Tuesday, April 16, 2024

Ike puts GISD desegregation lawsuit on hold

GALVESTON – A local school district will have to wait a little longer before a federal judge can issue a ruling that may end a 50-year-old desegregation lawsuit.

The Galveston Independent School District was on the verge of achieving unitary status Jan. 9 when Judge Sim Lake postponed the ruling for several months.

Lake's decision allows Galveston attorney Anthony P. Griffin, who is representing the sole plaintiff in the case, to continue rebuilding his files that were submerged in Hurricane Ike's floodwaters in September.

GISD submitted material that is essential for its desegregation to U.S. District Court in June.

The school district must be sufficient in certain areas such as student assignment, faculty and staff assignments, pupil transportation, extracurricular activities and allocation of resources in order to be considered fully integrated.

GISD remains one of a handful of school districts in Texas compelled by the federal government to desegregate. In 1978, it implemented a voluntary majority to minority transfer policy to its elementary campuses.

The student body is 40 percent Hispanic, 30 percent African American and 30 percent white as of the 2007-2008 school year, reports the GISD Web site.

Students displaced by Hurricane Ike reportedly reduced the total population by 25 per cent.
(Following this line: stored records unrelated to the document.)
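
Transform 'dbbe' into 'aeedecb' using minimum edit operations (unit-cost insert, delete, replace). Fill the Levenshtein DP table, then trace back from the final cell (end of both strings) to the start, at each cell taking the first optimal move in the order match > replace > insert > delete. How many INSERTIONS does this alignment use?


Edit distance = 6. Backtracking from cell (4, 7) with preference match > replace > insert > delete,
then listing the resulting alignment 'dbbe' -> 'aeedecb' left to right:
  Step 1: insert 'a' [insertion #1]
  Step 2: insert 'e' [insertion #2]
  Step 3: insert 'e' [insertion #3]
  Step 4: keep 'd'
  Step 5: replace b->e
  Step 6: replace b->c
  Step 7: replace e->b
Total insertions: 3

3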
Lake asked GISD to supply Griffin with information on which campuses will not reopen in the 2009-2010 school year because of Ike damage, The Galveston County Daily News reported last week.

Among GISD's damaged schools is Central Middle School, which was Texas's first African-American segregated high school.

Lake has consistently emphasized that GISD must be declared desegregated by the end of the current school year.

GISD superintendent Lynne Cleveland told The Galveston County Daily News in its Jan. 10 edition that the school district wants the suit to end.